Speaker
Description
The Transient Electromagnetic Method (TEM) has attracted significant interest because of its non-destructive evaluation, rapid response, and environmentally adaptable. In traditional TEM systems, the signal acquisition module generally utilizes multi-turn induction coils. Based on Faraday’s law of electromagnetic induction, these coils detect the secondary eddy currents induced by the primary magnetic field to identify metallic conductors. Nevertheless, it is difficult to measure the small electromotive force induced by a weak low-frequency magnetic field using such method. This constraint limits the potential for sensitivity enhancement and applications of TEM systems.

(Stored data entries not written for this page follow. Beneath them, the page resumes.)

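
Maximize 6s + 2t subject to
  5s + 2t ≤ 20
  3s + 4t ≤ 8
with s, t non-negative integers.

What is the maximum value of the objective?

12

(s,t)=(2,0): 5·2+2·0=10≤20, 3·2+4·0=6≤8, objective 12.
(s,t)=(1,1): 5·1+2·1=7≤20, 3·1+4·1=7≤8, objective 8.
(s,t)=(1,0): 5·1+2·0=5≤20, 3·1+4·0=3≤8, objective 6.
The best lattice point is (2,0), giving 12.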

In this work, we present an alternative technique for measuring transient magnetic fields. It employs a free-induction-decay (FID) atomic magnetometer as the core sensor, replacing conventional induction coils to enhance the capability of extraction of weak signals. Furthermore, an optically-pump-enhanced scheme is utilized [1], which employs the primary pulse to increase the polarization of the atomic ensemble. This enhancement amplifies the FID signal amplitude, thereby improving the measurement sensitivity. The instantaneous-phase retrieval method [2] is applied to reconstruct the eddy-current fields. Experimental results show the successful measurement of the eddy-current fields of copper, aluminum, zinc, and lead. This work exhibits considerable potential for advancing high-precision TEM systems.
References
[1] D. Hunter et al., J. Opt. Soc. Am. B 40, 2664 (2023).
[2] N. Wilson et al., Phys. Rev. Res. 2, 013213 (2020).